There is an old saying in the world of computer programming: GIGO, which stands for “Garbage In, Garbage Out”. This applies in many other areas of life, and certainly to the use of statistics. If you start with wrong information you will end with wrong conclusions. Simple! The essential first step in the process of producing statistics is often called “data capture” but it means getting hold of the basic information. But how often do we ask about the way that step was carried out when we look at statistics?
Think about the times you provide that basic information for someone, such as when you fill in a form or answer a questionnaire, whether on paper or online, or even when you are stopped in the street by someone doing market research:
- How clear are the questions? (There is an art, or science, in producing questionnaires, but it is not always practiced).
- How much time or effort do you put into your answers?
- Do you often find yourself mentally tossing a coin to decide whether you were “totally satisfied” or “quite satisfied” with a product, or whether you do something “often” or “sometimes”?
- What do you do when asked a question you would rather not answer? Perhaps about your income or health. You might even want to keep your opinions on certain things private if you are unsure how anonymous or confidential your answers will be, especially when the questions are being asked on behalf of your employer. Do you ever give in to the temptation to give a safe, bland answer or leave that one blank?
- What assumptions do you think the statisticians will make about the blanks? Or the “don’t knows”?
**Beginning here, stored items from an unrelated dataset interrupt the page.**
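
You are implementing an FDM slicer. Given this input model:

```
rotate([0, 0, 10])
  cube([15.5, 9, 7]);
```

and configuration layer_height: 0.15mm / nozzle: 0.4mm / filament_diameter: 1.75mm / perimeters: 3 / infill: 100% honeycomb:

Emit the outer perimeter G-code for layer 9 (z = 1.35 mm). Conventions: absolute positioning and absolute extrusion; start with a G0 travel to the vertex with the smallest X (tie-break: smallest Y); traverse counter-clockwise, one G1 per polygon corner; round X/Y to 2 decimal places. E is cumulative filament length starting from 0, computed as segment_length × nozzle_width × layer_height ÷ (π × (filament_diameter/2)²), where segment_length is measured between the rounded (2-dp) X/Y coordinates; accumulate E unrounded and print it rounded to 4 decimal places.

At z = 1.35 mm: the 15.5×9 cube contributes its full rectangle; (whole slice rotated 10° about Z — lengths, areas and connectivity unchanged). The outline is a single polygon with 4 vertices. Extrusion per mm of travel: 0.4 × 0.15 / (π × 0.875²) = 0.024945. Accumulating E over each segment gives final E = 1.2219.

G0 X-1.56 Y8.86 Z1.35
G1 X0.00 Y0.00 E0.2244
G1 X15.26 Y2.69 E0.6109
G1 X13.70 Y11.55 E0.8354
G1 X-1.56 Y8.86 E1.2219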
Sometimes researchers do not have to rely on the answers you or I give. They can get the information they need by counting the number of people using a facility, or the number of cars using a road, or the number of badgers living in a wood. Can we rely on these sorts of things being measured more accurately?
The front-line research is not always carried out by the scientists or others studying the phenomena in question. They often use students, volunteers, or casual employees to do a lot of it for them. This raises some more questions for us:
- How committed are these data collectors to the project?
- How much training do they get to ensure consistency?
- Do they have to use initiative to interpret what they see? E.g. do they include people who came and went without really using the facility? Is a motorcycle with a sidecar a vehicle? Is that the same badger or another?
I am not saying we should not use statistics – we have to – but I am saying that unless we have satisfactory answers to the sort of questions above, we should take the conclusions with a pinch of salt. Or more than a pinch perhaps.
P.S. I have just heard someone making some very bold claims about the opinions of the majority of people in the UK based on a survey of 1000 people. How typical were they? Out of over 60 million – yes, million – Britons!